Report on Medicare Compliance 29, no. 2 (January 20, 2020)
CMS has agreed to pay a physical therapy practice $55,000 in a December settlement that’s at the intersection of claims and enrollment, and again runs into the question of how far CMS can go to enforce payment requirements not rooted in regulations or laws. The physical therapists are being paid because two provider types are permitted to bill Medicare for services provided up to one year before their enrollment application is approved, notwithstanding a March provision in the Medicare Program Integrity Manual,[1] an attorney says.
“When we see revisions to the Medicare manual that didn’t used to affect us and now they do, I am starting to do the research on when, why and how those revisions or MLN Matters articles have come about,” says attorney Richelle Marting, with the Forbes Law Group in Overland Park, Kansas. “Is a policy being created without the proper rulemaking process? I have seen so many examples of that in the past year or so.”
When providers and suppliers enroll in Medicare, they are permitted to bill for services performed before the date of their enrollment approval—up to a point, Marting says. In other words, they’re able to retroactively bill for their services if their 855 enrollment application is accepted. Providers and suppliers indicate on their enrollment forms when they want their start dates to be. Until 2009, the maximum retroactive effective date was a year for most providers and suppliers because of the one-year timely filing deadline, she says. It almost sounds too good to be true, except that CMS in a 2009 regulation[2] said that physicians and nonphysician practitioners (NPPs) could not request an enrollment date earlier than 30 days before their application date.
Here’s where the physical therapy practice ran into trouble with CMS. When the three physical therapists submitted enrollment applications (855I) and reassignment applications (855R) so the practice could bill on their behalf, they requested an effective date five months retroactive to their enrollment application date, because they’re not limited to 30 days, Marting says. The Medicare administrative contractor (MAC) disagreed, nixing the five months request. The MAC relied on a March 2019 provision in the Medicare Program Integrity Manual, which added physical and occupational therapists to the list of suppliers that are limited to billing 30 days before the enrollment date takes effect. CMS announced the change in Medicare Transmittal 865,[3] but there’s no corresponding regulation anchoring it, she says.
CMS is flat-out wrong about the retroactive billing date for physical therapists without a regulation to back up the Medicare manual, Marting contends. CMS can’t slip a significant payment matter into a Medicare manual when it hasn’t first been established by a law or regulation, the Supreme Court ruled last year in Azar vs. Allina Health Services, et al.[4]
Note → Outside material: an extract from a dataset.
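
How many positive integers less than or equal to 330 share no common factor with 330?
80

330 = 2 × 3 × 5 × 11
φ(n) = n × ∏(1 - 1/p) for each prime p dividing n
φ(330) = 330 × (1 - 1/2) × (1 - 1/3) × (1 - 1/5) × (1 - 1/11) = 80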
Physical Therapists Are Not NPPs
The 2009 regulation that introduced retroactive billing applied it to physicians (e.g., medical doctors, doctors of osteopathic medicine and podiatrists) and NPPs, including physician assistants, certified nurse midwives, clinical psychologists, nurse practitioners, anesthesiology assistants, audiologists, certified registered nurse anesthetists, clinical social workers, psychologists billing independently, speech language pathologists, and registered dieticians or nutrition professionals, Marting explained in her Nov. 13 appeal to the Departmental Appeals Board. Although the proposed regulation included occupational and physical therapists in private practice in the list of NPPs, when a commenter pointed out that physical and occupational therapists aren’t considered NPPs, CMS removed them from the final regulation.
As if to underscore that CMS knew the addition of a provider or supplier to the 30-day retroactive max had to be done by regulation, that’s the route it took when it added ambulance suppliers to the list in 2014, she noted.
Some other MACs interpret the retroactive billing the same way she does—that physical and occupational therapists are not bound by the 30 days. But what mattered in this case was the MAC for the therapy practice wouldn’t recognize claims going back five months for the three physical therapists. Marting’s appeal, however, affected a CMS attorney. “We got settlement offers on all three,” she says. “We had to enter into agreements on what the effective dates would be, and then we withdrew our appeals.” After the affected claims are resubmitted and paid, the physical therapists will receive a collective $55,000, which represents payments for services dating five months before they filed their enrollment applications.
Marting encourages providers not expressly included in the 30-day limit to address this when they enroll. “If you need your enrollment effective date to be prior to your application date, consider calling the manager of the MAC enrollment process to explain the basis and authority for doing so,” she says. “That’s the best opportunity to get an approval [for a retroactive billing date] without the time and expense of an appeals process.”
Providers also can submit a letter making the request and explaining it with their application even on the Provider Enrollment, Chain and Ownership System (PECOS).